Another company that has worked hard to evolve its culture over the last four years, meanwhile, is IT infrastructure and services provider, Softcat. In order to help its employees gain a better “baseline understanding of what minority groups face” though, says Anushka Davies, the company’s Head of Talent, Engagement and Diversity, the decision was taken to launch an allyship program in June 2020.
Although the ‘Stronger Together’ initiative was not dedicated to women’s interests alone, it was intended to give them and their colleagues a safe space in which to learn, discuss and challenge themselves and each other. So far, about 900 employees out of a total of 1,750 have participated in the voluntary, three-part scheme, which consists of small groups getting together over the course of seven hours. Davies explains the rationale:
We didn’t want to mandate it as otherwise people go in with closed minds and the point is to have healthy discussions. There’s quite a lot of pre-work involved so attendees are asked to read and watch various videos in advance, and then they’re given the opportunity to chat and get to know each other. We launched the programme during the pandemic, which meant it had to be virtual, but it actually meant people were more able to open up and felt safer as they were in their own homes. So I’m not sure we’ll do face-to-face in future as it works so well. We just want people to have a growth mind set and understand more about others.
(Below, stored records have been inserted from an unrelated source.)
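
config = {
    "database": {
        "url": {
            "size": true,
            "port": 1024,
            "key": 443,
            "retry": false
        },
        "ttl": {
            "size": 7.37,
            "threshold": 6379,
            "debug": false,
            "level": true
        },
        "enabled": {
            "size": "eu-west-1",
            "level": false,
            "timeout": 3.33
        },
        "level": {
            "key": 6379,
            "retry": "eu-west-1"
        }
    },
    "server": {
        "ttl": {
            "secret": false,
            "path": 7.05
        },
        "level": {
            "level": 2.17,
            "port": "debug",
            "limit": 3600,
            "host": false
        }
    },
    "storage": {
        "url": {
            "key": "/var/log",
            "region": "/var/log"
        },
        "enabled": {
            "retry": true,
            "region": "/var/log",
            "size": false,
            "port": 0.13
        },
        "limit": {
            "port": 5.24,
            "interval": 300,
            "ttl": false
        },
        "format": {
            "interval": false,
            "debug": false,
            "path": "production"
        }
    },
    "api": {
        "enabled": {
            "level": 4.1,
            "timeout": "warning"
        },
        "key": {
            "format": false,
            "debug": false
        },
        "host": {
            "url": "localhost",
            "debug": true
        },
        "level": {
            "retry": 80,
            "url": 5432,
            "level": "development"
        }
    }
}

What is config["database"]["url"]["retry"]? False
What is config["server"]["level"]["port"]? "debug"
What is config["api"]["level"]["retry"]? 80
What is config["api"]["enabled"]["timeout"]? "warning"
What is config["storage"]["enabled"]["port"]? 0.13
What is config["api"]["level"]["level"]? "development"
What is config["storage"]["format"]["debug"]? False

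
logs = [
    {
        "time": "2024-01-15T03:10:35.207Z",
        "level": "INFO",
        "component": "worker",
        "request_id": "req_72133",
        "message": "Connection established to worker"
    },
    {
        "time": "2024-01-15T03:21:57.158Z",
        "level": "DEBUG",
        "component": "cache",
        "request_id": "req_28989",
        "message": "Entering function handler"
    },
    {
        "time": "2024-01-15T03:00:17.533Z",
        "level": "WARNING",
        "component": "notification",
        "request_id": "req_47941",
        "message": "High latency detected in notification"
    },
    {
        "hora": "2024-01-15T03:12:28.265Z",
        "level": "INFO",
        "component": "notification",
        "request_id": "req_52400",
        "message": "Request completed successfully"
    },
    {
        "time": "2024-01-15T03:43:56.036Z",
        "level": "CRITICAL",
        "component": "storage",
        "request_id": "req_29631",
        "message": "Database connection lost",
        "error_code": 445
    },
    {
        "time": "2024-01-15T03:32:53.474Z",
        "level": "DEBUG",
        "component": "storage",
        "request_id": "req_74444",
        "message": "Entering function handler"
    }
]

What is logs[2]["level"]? "WARNING"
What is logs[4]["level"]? "CRITICAL"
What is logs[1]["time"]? "2024-01-15T03:21:57.158Z"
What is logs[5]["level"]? "DEBUG"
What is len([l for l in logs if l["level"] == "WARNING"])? 1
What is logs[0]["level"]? "INFO"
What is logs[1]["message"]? "Entering function handler"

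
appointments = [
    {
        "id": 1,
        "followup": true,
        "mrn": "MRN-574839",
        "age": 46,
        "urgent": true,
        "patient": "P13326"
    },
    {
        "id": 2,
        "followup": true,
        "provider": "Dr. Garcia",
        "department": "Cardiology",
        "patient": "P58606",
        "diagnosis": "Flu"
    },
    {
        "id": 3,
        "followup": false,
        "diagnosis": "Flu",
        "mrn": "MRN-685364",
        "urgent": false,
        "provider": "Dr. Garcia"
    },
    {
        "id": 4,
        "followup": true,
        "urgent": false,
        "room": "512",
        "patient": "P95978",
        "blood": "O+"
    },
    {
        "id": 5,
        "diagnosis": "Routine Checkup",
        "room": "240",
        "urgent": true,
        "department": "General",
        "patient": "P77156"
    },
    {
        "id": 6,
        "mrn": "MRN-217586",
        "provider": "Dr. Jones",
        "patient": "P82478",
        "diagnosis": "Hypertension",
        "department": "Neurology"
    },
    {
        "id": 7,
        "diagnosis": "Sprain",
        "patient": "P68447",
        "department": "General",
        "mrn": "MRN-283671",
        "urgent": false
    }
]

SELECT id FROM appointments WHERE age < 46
[]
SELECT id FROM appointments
[1, 2, 3, 4, 5, 6, 7]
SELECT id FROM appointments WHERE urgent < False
[]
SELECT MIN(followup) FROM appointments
False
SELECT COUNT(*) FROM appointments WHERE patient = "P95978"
1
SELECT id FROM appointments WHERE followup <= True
[1, 2, 3, 4]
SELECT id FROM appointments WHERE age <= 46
[1]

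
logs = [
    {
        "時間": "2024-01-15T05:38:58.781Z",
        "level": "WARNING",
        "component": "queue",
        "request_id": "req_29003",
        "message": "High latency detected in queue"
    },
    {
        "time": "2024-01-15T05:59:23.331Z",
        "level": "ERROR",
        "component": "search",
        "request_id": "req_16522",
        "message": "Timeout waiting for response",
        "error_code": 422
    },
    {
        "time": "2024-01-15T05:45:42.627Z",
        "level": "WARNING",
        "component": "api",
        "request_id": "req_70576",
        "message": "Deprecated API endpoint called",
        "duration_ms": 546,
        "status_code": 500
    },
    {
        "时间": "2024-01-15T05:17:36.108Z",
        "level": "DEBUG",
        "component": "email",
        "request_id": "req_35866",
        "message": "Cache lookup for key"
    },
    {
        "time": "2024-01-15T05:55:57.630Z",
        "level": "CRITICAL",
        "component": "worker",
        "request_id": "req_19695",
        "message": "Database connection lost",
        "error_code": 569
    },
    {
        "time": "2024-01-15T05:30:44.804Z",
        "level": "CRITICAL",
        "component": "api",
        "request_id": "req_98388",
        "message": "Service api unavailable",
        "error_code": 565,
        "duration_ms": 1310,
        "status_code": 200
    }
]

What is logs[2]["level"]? "WARNING"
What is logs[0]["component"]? "queue"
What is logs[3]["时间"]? "2024-01-15T05:17:36.108Z"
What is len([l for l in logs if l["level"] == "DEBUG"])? 1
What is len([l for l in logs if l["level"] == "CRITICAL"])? 2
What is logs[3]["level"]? "DEBUG"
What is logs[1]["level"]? "ERROR"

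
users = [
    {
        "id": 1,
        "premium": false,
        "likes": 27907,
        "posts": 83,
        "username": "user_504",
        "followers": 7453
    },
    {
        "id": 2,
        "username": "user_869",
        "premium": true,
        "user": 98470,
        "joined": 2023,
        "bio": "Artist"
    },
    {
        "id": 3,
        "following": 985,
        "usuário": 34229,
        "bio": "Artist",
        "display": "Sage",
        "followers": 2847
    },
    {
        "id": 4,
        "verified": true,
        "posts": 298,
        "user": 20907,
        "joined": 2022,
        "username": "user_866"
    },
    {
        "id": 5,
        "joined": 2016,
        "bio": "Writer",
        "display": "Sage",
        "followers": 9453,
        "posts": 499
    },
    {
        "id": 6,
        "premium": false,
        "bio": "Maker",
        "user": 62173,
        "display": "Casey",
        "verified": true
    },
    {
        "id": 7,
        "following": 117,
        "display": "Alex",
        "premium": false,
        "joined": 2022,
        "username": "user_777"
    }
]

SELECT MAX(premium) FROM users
True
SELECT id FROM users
[1, 2, 3, 4, 5, 6, 7]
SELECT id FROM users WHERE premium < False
[]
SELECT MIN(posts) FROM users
83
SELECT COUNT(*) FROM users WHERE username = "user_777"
1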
But she adds that the program is considered just the start of the process rather than an end in itself:
We all have external customers, so we’re trying to show that there’s a human behind the job title, whether it’s a colleague, customer, family friend or someone you’ve known for years. It’s about continuous learning to ensure you don’t put others in a box and that you open up to other’s perspectives. Just attending three workshops doesn’t make you an ally though. It helps people start the journey and opens the door. It also gives them the confidence to call in inappropriate behaviour.
At the end of the program, attendees are asked to make a personal commitment to being a better ally in future. Examples here might include male employees agreeing to join the ‘Women at Softcat’ group in order to gain a better understanding of their challenges and what can be done to help. Over time, a further aim is to launch a more advanced ‘Allyship Champions’ programme to provide established allies with ideas on how to become more proactive.
As ever with such things, just introducing a few one-off DEI programmes and hoping that they’ll stick simply won’t cut it. Approaches like allyship, while useful, are really just a jumping off point to help create an inclusive, respectful and supportive company culture but can never be enough in and of themselves.